Top down or Bottom-up SOA
Having seen both the SOA approaches top down and as well as bottom-up, this question still bewilders me if there is any right option out of these two? There is no easy answer. Or I would like to believe it depends...
Top down approach requires a lot of strategy formulation, a strong commitment from management, CIO, all LOB heads to come together to define candidates for services and requirements for these services. It’s typically a long road map between 2 years to 3 years with significant budgets pre-approved. The pitfall is the speed at which IT can work, otherwise it will never be achieved due to usual operational distractions; frequent changes in the business requirements; disagreement between stakeholders and soon you will hit a roadblock.
Bottom-up on the other hand, starts with building a service layer quickly without having any dependency on business. Business does not drive it, IT drives it. A service layer is built around stable systems like legacy and this approach is further extended gradually to all systems. Each project is independently approved. This can work effectively. However, in a larger setup with multiple LOBs bottom-up method ends up as a fiasco as semantic differences are so huge that the services which were built in incremental projects prove hardly reusable.

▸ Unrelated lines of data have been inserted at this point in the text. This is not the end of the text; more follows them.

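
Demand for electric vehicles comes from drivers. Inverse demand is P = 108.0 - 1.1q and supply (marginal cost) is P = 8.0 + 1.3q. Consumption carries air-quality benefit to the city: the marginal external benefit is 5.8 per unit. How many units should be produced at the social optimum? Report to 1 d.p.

Social marginal benefit = demand + MEB = 113.8 - 1.1q.
Set SMB = MC: 113.8 - 1.1q = 8.0 + 1.3q → q* = 44.0833.

q* = 44.1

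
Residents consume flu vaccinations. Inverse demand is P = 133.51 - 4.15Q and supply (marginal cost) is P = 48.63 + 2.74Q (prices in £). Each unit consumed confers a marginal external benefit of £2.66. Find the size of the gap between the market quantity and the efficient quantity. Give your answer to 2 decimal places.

0.39 units

Market equilibrium (private): 48.63 + 2.74Q = 133.51 - 4.15Q → Q_m = 12.3193.
Social marginal benefit = demand + MEB = 136.17 - 4.15Q.
Set SMB = MC: 136.17 - 4.15Q = 48.63 + 2.74Q → Q* = 12.7054.
Gap = |12.3193 − 12.7054| = 0.3861.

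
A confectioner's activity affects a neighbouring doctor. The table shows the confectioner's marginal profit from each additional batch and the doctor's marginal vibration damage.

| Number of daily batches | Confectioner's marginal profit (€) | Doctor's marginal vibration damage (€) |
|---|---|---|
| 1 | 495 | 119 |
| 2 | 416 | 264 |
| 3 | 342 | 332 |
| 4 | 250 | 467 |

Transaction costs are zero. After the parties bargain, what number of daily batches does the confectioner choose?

3

Bargaining reaches the level where marginal profit last exceeds marginal vibration damage.
That holds through level 3 (342 ≥ 332) but not at 4 (250 < 467).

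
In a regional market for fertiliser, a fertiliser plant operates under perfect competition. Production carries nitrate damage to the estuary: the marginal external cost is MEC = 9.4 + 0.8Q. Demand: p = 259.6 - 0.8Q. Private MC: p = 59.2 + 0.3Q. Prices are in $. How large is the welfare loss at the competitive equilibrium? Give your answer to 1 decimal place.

DWL = $6334.2

Market equilibrium (private): 59.2 + 0.3Q = 259.6 - 0.8Q → Q_m = 182.1818.
Social marginal cost = private MC + MEC = 68.6 + 1.1Q.
Set SMC = demand: 68.6 + 1.1Q = 259.6 - 0.8Q → Q* = 100.5263.
Between Q* and Q_m the wedge SMC − demand runs linearly from 0 to MEC(Q_m), so the loss is a triangle.
DWL = ½ × 81.6555 × 155.1455 = 6334.2417.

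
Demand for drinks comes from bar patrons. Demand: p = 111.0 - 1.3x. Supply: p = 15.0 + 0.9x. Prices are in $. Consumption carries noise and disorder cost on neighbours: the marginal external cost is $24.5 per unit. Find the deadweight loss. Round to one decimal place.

DWL = $136.4

Market equilibrium (private): 15.0 + 0.9x = 111.0 - 1.3x → x_m = 43.6364.
Social marginal benefit = demand − MEC = 86.5 - 1.3x.
Set SMB = MC: 86.5 - 1.3x = 15.0 + 0.9x → x* = 32.5000.
The loss is the area between SMB and MC from x* to x_m; with linear curves that's a triangle of height MEC(x_m).
DWL = ½ × 11.1364 × 24.5000 = 136.4209.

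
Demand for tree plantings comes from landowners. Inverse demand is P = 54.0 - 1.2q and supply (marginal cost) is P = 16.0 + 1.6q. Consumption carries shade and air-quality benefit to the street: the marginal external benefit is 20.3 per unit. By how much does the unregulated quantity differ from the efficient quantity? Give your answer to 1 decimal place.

Market equilibrium (private): 16.0 + 1.6q = 54.0 - 1.2q → q_m = 13.5714.
Social marginal benefit = demand + MEB = 74.3 - 1.2q.
Set SMB = MC: 74.3 - 1.2q = 16.0 + 1.6q → q* = 20.8214.
Gap = |13.5714 − 20.8214| = 7.2500.

7.3 units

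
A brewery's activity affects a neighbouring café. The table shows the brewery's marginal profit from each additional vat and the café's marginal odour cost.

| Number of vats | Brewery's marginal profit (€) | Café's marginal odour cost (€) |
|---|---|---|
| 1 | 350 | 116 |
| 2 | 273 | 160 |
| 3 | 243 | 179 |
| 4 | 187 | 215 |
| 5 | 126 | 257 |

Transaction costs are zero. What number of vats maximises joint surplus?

3

Bargaining reaches the level where marginal profit last exceeds marginal odour cost.
That holds through level 3 (243 ≥ 179) but not at 4 (187 < 215).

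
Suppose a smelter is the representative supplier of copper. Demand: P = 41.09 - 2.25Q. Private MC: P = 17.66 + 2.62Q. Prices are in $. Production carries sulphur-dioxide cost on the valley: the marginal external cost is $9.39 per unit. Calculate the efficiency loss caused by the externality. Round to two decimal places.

Market equilibrium (private): 17.66 + 2.62Q = 41.09 - 2.25Q → Q_m = 4.8111.
Social marginal cost = private MC + MEC = 27.05 + 2.62Q.
Set SMC = demand: 27.05 + 2.62Q = 41.09 - 2.25Q → Q* = 2.8830.
The welfare-loss triangle has base |Q_m − Q*| and height MEC(Q_m) (the vertical gap between SMC and demand is zero at Q* and MEC at Q_m).
DWL = ½ × 1.9281 × 9.3900 = 9.0524.

DWL = $9.05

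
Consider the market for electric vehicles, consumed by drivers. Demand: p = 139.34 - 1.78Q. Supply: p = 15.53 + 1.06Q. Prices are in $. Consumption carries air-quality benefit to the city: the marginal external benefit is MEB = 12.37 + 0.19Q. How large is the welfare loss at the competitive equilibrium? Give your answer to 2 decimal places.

Market equilibrium (private): 15.53 + 1.06Q = 139.34 - 1.78Q → Q_m = 43.5951.
Social marginal benefit = demand + MEB = 151.71 - 1.59Q.
Set SMB = MC: 151.71 - 1.59Q = 15.53 + 1.06Q → Q* = 51.3887.
Height of the DWL triangle at Q_m is SMB(Q_m) − MC(Q_m) = MEB(Q_m) = 20.6531.
DWL = ½ × 7.7936 × 20.6531 = 80.4810.

DWL = $80.48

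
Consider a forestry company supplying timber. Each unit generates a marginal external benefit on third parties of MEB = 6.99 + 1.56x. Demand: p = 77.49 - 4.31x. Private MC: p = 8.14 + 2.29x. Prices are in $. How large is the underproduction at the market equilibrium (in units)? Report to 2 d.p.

4.64 units

Market equilibrium (private): 8.14 + 2.29x = 77.49 - 4.31x → x_m = 10.5076.
Social marginal cost = private MC − MEB = 1.15 + 0.73x.
Set SMC = demand: 1.15 + 0.73x = 77.49 - 4.31x → x* = 15.1468.
Gap = |10.5076 − 15.1468| = 4.6392.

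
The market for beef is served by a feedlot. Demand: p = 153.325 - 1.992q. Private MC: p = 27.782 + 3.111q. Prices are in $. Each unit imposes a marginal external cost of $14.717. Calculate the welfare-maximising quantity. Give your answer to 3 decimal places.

q* = 21.718

Social marginal cost = private MC + MEC = 42.499 + 3.111q.
Set SMC = demand: 42.499 + 3.111q = 153.325 - 1.992q → q* = 21.7178.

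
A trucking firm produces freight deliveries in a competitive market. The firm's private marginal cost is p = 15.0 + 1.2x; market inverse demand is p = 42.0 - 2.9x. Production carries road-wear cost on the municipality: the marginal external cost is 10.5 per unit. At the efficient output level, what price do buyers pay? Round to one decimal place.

Social marginal cost = private MC + MEC = 25.5 + 1.2x.
Set SMC = demand: 25.5 + 1.2x = 42.0 - 2.9x → x* = 4.0244.
Consumer price on the demand curve at x*: 42.0 − 2.9×4.0244 = 30.3292.

P = 30.3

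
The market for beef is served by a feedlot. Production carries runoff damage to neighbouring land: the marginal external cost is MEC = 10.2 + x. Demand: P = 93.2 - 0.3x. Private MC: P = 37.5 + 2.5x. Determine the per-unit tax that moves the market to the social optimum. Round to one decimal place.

tax = 22.2 per unit

Social marginal cost = private MC + MEC = 47.7 + 3.5x.
Set SMC = demand: 47.7 + 3.5x = 93.2 - 0.3x → x* = 11.9737.
The Pigouvian tax equals MEC at x*: 10.2 + 1.0×11.9737 = 22.1737.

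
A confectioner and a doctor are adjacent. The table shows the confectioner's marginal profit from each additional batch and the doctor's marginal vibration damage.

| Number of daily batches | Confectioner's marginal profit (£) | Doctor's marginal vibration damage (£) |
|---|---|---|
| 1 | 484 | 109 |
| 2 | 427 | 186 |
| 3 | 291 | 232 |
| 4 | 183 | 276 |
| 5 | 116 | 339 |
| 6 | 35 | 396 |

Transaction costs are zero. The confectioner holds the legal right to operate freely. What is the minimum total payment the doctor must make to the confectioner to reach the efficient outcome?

Left alone the confectioner would choose level 6 (marginal profit stays positive).
Efficient level: k* = 3 (marginal profit ≥ marginal vibration damage through 3).
The doctor must at least cover the confectioner's forgone profit from cutting 6→3: 183 + 116 + 35 = 334.

£334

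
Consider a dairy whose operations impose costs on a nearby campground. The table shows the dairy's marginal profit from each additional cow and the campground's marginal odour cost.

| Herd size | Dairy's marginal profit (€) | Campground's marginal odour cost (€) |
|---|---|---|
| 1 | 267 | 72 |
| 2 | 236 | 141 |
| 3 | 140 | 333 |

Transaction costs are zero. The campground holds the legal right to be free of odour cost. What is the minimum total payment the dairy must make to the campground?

Efficient level: marginal profit ≥ marginal odour cost through level 2, so k* = 2.
With the campground holding the right, the dairy must at least compensate total damage at k*: 72 + 141 = 213.

€213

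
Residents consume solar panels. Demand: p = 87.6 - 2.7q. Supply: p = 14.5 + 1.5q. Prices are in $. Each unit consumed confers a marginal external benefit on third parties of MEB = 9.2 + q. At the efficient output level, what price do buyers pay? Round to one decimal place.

P = $18.2

Social marginal benefit = demand + MEB = 96.8 - 1.7q.
Set SMB = MC: 96.8 - 1.7q = 14.5 + 1.5q → q* = 25.7188.
Consumer price on the demand curve at q*: 87.6 − 2.7×25.7188 = 18.1592.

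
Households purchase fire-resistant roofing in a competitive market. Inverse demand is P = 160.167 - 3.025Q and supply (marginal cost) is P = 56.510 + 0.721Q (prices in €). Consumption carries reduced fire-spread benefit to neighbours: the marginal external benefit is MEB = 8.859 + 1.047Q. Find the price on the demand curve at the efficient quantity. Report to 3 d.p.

Social marginal benefit = demand + MEB = 169.026 - 1.978Q.
Set SMB = MC: 169.026 - 1.978Q = 56.510 + 0.721Q → Q* = 41.6880.
Consumer price on the demand curve at Q*: 160.167 − 3.025×41.6880 = 34.0608.

P = €34.061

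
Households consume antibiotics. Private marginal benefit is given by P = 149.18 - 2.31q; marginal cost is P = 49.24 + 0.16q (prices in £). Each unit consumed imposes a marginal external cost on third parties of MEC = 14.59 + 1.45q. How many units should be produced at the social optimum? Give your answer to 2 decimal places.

Social marginal benefit = demand − MEC = 134.59 - 3.76q.
Set SMB = MC: 134.59 - 3.76q = 49.24 + 0.16q → q* = 21.7730.

q* = 21.77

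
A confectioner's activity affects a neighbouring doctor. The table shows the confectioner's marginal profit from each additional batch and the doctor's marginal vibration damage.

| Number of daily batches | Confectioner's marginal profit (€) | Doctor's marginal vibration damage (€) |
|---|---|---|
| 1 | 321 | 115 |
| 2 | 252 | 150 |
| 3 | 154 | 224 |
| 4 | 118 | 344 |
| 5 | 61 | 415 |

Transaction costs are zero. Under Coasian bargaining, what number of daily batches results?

2

Bargaining reaches the level where marginal profit last exceeds marginal vibration damage.
That holds through level 2 (252 ≥ 150) but not at 3 (154 < 224).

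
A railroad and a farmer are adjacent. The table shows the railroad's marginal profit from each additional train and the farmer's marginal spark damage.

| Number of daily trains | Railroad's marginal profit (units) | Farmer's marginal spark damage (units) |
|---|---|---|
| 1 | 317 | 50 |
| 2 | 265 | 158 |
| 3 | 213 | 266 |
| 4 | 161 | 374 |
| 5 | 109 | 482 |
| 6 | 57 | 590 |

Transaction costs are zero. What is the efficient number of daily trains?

Bargaining reaches the level where marginal profit last exceeds marginal spark damage.
That holds through level 2 (265 ≥ 158) but not at 3 (213 < 266).

2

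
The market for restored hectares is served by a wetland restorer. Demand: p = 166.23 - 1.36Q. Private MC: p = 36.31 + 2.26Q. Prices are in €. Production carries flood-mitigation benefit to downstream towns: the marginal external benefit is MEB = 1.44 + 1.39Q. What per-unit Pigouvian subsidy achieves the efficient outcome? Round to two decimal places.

Social marginal cost = private MC − MEB = 34.87 + 0.87Q.
Set SMC = demand: 34.87 + 0.87Q = 166.23 - 1.36Q → Q* = 58.9058.
The Pigouvian subsidy equals MEB at Q*: 1.44 + 1.39×58.9058 = 83.3191.

subsidy = €83.32 per unit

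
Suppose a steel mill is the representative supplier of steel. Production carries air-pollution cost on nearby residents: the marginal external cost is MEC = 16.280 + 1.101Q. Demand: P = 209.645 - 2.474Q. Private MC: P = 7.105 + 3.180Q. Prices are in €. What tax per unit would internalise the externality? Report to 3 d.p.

tax = €46.639 per unit

Social marginal cost = private MC + MEC = 23.385 + 4.281Q.
Set SMC = demand: 23.385 + 4.281Q = 209.645 - 2.474Q → Q* = 27.5736.
The Pigouvian tax equals MEC at Q*: 16.280 + 1.101×27.5736 = 46.6385.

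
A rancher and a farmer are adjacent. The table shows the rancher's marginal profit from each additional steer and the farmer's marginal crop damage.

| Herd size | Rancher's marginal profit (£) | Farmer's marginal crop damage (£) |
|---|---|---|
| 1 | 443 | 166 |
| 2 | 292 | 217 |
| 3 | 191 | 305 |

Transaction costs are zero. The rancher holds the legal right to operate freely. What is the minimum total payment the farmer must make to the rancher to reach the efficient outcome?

Left alone the rancher would choose level 3 (marginal profit stays positive).
Efficient level: k* = 2 (marginal profit ≥ marginal crop damage through 2).
The farmer must at least cover the rancher's forgone profit from cutting 3→2: 191 = 191.

£191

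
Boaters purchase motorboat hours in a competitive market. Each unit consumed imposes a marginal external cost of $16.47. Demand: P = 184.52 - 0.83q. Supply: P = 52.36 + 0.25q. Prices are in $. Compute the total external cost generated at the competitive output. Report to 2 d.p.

$2015.44

Market equilibrium (private): 52.36 + 0.25q = 184.52 - 0.83q → q_m = 122.3704.
Total external cost = MEC × q_m = 16.47 × 122.3704 = 2015.4405.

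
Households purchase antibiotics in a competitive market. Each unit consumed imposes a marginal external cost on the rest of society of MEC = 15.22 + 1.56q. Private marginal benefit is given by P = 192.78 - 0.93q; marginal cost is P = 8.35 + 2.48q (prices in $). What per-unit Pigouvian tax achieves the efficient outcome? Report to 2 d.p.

tax = $68.33 per unit

Social marginal benefit = demand − MEC = 177.56 - 2.49q.
Set SMB = MC: 177.56 - 2.49q = 8.35 + 2.48q → q* = 34.0463.
The Pigouvian tax equals MEC at q*: 15.22 + 1.56×34.0463 = 68.3322.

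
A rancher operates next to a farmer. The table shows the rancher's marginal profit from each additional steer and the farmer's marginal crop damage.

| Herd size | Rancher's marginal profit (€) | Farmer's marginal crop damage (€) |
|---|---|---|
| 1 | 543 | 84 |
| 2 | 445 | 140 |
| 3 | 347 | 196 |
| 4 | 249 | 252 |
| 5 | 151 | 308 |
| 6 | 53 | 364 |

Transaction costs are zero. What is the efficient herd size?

3

Bargaining reaches the level where marginal profit last exceeds marginal crop damage.
That holds through level 3 (347 ≥ 196) but not at 4 (249 < 252).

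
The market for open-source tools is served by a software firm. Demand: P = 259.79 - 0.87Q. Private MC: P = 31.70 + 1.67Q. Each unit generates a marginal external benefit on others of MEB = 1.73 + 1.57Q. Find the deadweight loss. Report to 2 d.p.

DWL = 10498.71

Market equilibrium (private): 31.70 + 1.67Q = 259.79 - 0.87Q → Q_m = 89.7992.
Social marginal cost = private MC − MEB = 29.97 + 0.10Q.
Set SMC = demand: 29.97 + 0.10Q = 259.79 - 0.87Q → Q* = 236.9278.
Height of the DWL triangle at Q_m is demand(Q_m) − SMC(Q_m) = MEB(Q_m) = 142.7148.
DWL = ½ × 147.1286 × 142.7148 = 10498.7144.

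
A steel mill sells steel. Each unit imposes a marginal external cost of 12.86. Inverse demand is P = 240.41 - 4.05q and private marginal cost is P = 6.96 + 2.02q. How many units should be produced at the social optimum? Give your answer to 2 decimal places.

q* = 36.34

Social marginal cost = private MC + MEC = 19.82 + 2.02q.
Set SMC = demand: 19.82 + 2.02q = 240.41 - 4.05q → q* = 36.3410.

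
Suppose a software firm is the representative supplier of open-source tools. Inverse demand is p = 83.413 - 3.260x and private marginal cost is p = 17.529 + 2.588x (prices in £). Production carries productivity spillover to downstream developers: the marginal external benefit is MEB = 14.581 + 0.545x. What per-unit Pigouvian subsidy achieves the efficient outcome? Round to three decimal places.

subsidy = £22.851 per unit

Social marginal cost = private MC − MEB = 2.948 + 2.043x.
Set SMC = demand: 2.948 + 2.043x = 83.413 - 3.260x → x* = 15.1735.
The Pigouvian subsidy equals MEB at x*: 14.581 + 0.545×15.1735 = 22.8506.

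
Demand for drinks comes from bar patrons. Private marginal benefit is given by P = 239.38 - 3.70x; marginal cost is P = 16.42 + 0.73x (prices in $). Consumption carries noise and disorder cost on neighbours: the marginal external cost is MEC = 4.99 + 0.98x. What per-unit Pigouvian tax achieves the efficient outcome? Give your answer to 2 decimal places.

tax = $44.47 per unit

Social marginal benefit = demand − MEC = 234.39 - 4.68x.
Set SMB = MC: 234.39 - 4.68x = 16.42 + 0.73x → x* = 40.2902.
The Pigouvian tax equals MEC at x*: 4.99 + 0.98×40.2902 = 44.4744.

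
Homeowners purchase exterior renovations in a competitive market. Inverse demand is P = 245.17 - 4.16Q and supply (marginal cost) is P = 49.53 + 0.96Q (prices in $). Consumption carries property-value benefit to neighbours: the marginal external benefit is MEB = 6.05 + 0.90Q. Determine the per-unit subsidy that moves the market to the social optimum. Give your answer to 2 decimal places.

subsidy = $49.06 per unit

Social marginal benefit = demand + MEB = 251.22 - 3.26Q.
Set SMB = MC: 251.22 - 3.26Q = 49.53 + 0.96Q → Q* = 47.7938.
The Pigouvian subsidy equals MEB at Q*: 6.05 + 0.90×47.7938 = 49.0644.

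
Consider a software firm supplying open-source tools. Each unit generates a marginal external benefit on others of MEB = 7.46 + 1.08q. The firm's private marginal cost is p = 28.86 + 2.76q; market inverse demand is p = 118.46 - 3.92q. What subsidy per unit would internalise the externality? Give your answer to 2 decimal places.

subsidy = 26.18 per unit

Social marginal cost = private MC − MEB = 21.40 + 1.68q.
Set SMC = demand: 21.40 + 1.68q = 118.46 - 3.92q → q* = 17.3321.
The Pigouvian subsidy equals MEB at q*: 7.46 + 1.08×17.3321 = 26.1787.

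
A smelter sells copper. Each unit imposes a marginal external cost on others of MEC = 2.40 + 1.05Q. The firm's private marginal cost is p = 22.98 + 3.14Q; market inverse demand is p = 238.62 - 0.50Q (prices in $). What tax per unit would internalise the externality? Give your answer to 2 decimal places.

Social marginal cost = private MC + MEC = 25.38 + 4.19Q.
Set SMC = demand: 25.38 + 4.19Q = 238.62 - 0.50Q → Q* = 45.4670.
The Pigouvian tax equals MEC at Q*: 2.40 + 1.05×45.4670 = 50.1404.

tax = $50.14 per unit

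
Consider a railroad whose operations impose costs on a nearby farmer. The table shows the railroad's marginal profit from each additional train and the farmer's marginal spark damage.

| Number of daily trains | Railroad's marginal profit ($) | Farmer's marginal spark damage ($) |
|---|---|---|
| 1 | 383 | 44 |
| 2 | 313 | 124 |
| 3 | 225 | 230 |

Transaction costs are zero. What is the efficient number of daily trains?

2

Bargaining reaches the level where marginal profit last exceeds marginal spark damage.
That holds through level 2 (313 ≥ 124) but not at 3 (225 < 230).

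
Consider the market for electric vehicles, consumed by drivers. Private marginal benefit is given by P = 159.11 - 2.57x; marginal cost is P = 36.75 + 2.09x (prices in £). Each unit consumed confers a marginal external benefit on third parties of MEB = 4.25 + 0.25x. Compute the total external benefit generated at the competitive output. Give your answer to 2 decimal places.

£197.78

Market equilibrium (private): 36.75 + 2.09x = 159.11 - 2.57x → x_m = 26.2575.
Total external benefit = ∫₀^{x_m} (4.25 + 0.25x) dx = 4.25×26.2575 + ½×0.25×26.2575² = 197.7764.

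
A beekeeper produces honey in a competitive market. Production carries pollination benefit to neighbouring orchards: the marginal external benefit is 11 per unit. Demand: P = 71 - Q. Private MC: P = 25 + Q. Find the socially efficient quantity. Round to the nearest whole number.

Q* = 29

Social marginal cost = private MC − MEB = 14 + Q.
Set SMC = demand: 14 + Q = 71 - Q → Q* = 28.5000.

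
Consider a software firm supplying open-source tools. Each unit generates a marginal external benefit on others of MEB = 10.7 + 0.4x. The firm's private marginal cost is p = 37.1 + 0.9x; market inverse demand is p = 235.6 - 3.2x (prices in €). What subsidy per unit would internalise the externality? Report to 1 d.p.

subsidy = €33.3 per unit

Social marginal cost = private MC − MEB = 26.4 + 0.5x.
Set SMC = demand: 26.4 + 0.5x = 235.6 - 3.2x → x* = 56.5405.
The Pigouvian subsidy equals MEB at x*: 10.7 + 0.4×56.5405 = 33.3162.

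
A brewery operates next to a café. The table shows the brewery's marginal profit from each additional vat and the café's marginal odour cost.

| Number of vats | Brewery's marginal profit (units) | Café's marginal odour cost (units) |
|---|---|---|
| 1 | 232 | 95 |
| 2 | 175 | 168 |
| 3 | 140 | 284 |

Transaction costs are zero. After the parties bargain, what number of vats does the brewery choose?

2

Bargaining reaches the level where marginal profit last exceeds marginal odour cost.
That holds through level 2 (175 ≥ 168) but not at 3 (140 < 284).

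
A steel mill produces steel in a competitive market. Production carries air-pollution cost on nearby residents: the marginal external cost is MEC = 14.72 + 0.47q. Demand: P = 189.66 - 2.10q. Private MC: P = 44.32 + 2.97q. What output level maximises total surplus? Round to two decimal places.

Social marginal cost = private MC + MEC = 59.04 + 3.44q.
Set SMC = demand: 59.04 + 3.44q = 189.66 - 2.10q → q* = 23.5776.

q* = 23.58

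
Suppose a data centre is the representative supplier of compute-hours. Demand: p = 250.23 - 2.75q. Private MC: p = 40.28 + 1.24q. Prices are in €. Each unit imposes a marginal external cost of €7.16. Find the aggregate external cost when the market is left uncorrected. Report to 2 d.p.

Market equilibrium (private): 40.28 + 1.24q = 250.23 - 2.75q → q_m = 52.6190.
Total external cost = MEC × q_m = 7.16 × 52.6190 = 376.7520.

€376.75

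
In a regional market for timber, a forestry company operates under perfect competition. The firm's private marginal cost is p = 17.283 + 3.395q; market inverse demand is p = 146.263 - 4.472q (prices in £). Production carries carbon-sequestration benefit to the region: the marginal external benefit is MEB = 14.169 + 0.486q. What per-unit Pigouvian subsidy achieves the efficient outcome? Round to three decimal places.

Social marginal cost = private MC − MEB = 3.114 + 2.909q.
Set SMC = demand: 3.114 + 2.909q = 146.263 - 4.472q → q* = 19.3943.
The Pigouvian subsidy equals MEB at q*: 14.169 + 0.486×19.3943 = 23.5946.

subsidy = £23.595 per unit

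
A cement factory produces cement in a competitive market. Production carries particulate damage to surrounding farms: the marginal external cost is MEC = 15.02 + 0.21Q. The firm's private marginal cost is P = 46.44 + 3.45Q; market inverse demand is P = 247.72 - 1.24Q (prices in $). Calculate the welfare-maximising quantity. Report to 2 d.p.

Q* = 38.01

Social marginal cost = private MC + MEC = 61.46 + 3.66Q.
Set SMC = demand: 61.46 + 3.66Q = 247.72 - 1.24Q → Q* = 38.0122.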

If each LOB starts working bottom-up, the enterprise will end up as fragmented SOA instead of integrated.
I have seen a lot of blogs recommending a mix of both these approaches, but wouldn’t it be even more difficult to achieve? I believe if the size of your organization is small, the bottom-up approach can work well. But for a medium to large size enterprise, top down will be almost unavoidable. A well defined governance model will be another force to go in for the top down approach.
I would love to hear from you if you have experience in top down or bottom-up SOA.